US-based Fortify and Nigeria-based Wellbeing Foundation Africa (WBFA) has announced a formal partnership to address iron deficiency, the major underlying cause of maternal deaths during childbirth in Nigeria and other developing countries.

According to available data, Iron deficiency is the most widespread public health disorder in the world, affecting at least one-third of the global population.

The World Bank and the Copenhagen Consensus have both ranked food fortification as one of the best investments in development in terms of cost effectiveness.

The World Health Organisation (WHO), says food-based approaches represent the most desirable and sustainable method of preventing micronutrient malnutrition.

Well-being foundation in a statement in Abuja, explained that, in developing countries, the main cause of iron deficiency is low iron bioavailability of the diet.
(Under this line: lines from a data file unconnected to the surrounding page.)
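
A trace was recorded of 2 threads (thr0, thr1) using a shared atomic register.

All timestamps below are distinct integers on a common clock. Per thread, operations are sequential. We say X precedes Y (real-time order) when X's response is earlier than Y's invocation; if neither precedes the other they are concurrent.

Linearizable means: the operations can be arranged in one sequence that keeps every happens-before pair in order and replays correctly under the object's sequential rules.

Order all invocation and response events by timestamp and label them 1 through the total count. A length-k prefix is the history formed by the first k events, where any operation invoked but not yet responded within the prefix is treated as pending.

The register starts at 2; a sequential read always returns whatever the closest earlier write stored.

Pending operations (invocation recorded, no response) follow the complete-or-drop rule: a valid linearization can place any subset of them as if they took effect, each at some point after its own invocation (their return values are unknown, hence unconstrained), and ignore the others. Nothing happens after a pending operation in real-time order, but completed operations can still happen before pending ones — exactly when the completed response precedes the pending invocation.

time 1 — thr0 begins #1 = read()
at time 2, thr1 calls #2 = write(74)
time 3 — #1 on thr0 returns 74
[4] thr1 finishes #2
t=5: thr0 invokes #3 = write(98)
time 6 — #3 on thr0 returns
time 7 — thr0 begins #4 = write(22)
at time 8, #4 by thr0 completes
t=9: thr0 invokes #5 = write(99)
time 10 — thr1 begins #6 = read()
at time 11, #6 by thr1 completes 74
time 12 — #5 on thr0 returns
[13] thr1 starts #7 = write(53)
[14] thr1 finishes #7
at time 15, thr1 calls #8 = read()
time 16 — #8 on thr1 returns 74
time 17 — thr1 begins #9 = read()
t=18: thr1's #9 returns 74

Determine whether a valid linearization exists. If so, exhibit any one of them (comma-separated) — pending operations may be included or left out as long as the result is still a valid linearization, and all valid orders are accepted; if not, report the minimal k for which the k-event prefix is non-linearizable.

through event 10 a valid linearization exists; event 11 (#6 responding at time 11) ends that
5 completed operations, 2 real-time-consistent orders — every atomic register replay fails
including or dropping the 1 pending operation (#5) in any combination fails
one such order, #1, #2, #3, #4, #6 (pending dropped), breaks at step 1 where #1 read() → 74 is illegal
one such order, #2, #1, #3, #4, #6 (pending dropped), breaks at step 5 where #6 read() → 74 is illegal

not linearizable — minimal violating prefix: 11 events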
According to the statement, Premenopausal women are particularly vulnerable due to iron loss in menstrual blood and the increased iron demands of pregnancy. The overall global prevalence of anemia is just over 40% among two highly vulnerable populations: women aged 15–49 years and children under the age of five. In developing countries, the prevalence exceeds 50%.

“Iron deficiency can lead to premature labor, intrauterine growth retardation, low birth weight of the infant, birth asphyxia, neonatal anemia, and death (of both the mother and the child). The consequences of iron deficiency not only affect personal health, but the economic health of communities and countries as well,” the statement read.

It informed that Fortify’s efforts with leading food producers have already resulted in the monthly production of 20 million sachets of iron-fortified tomato paste varieties in Nigeria alone
“Joining forces with the Wellbeing Foundation at this juncture could not be better timing. Now that iron-fortified tomato mixes are reaching even the most rural villages, we can jointly work to help educate health care workers and women about the importance of adding iron to their diets,” Fortify’s Founder and CEO, Nancy Martin said.

“Saraki has been a leading voice in maternal, newborn and child health in Nigeria since serving as the First Lady of Kwara State in 2003, and knows how to reach and educate stakeholders at every level in Nigeria.”

Saraki said “When we began discussions with Fortify, I was struck by how elegant yet practical a solution this is for iron deficiency anemia in that tomato paste is already built into the food supply and is a big part of meals every African eats.”

“According to the WHO the benefits of ending iron deficiency anemia are substantial as timely treatment can restore personal health and raise national productivity levels by as much as 20%,” she continued.

“This new initiative will engage with First Ladies and policymakers across Africa in accelerated efforts to eradicate iron deficiency. I know how much impact First Ladies in Africa can bring to women, families and communities, particularly in improving maternal health outcomes due to their highly visible advocacy. Together, the Wellbeing Foundation Africa and Fortify are determined to end the devastating effects of iron deficiency on women and their families.”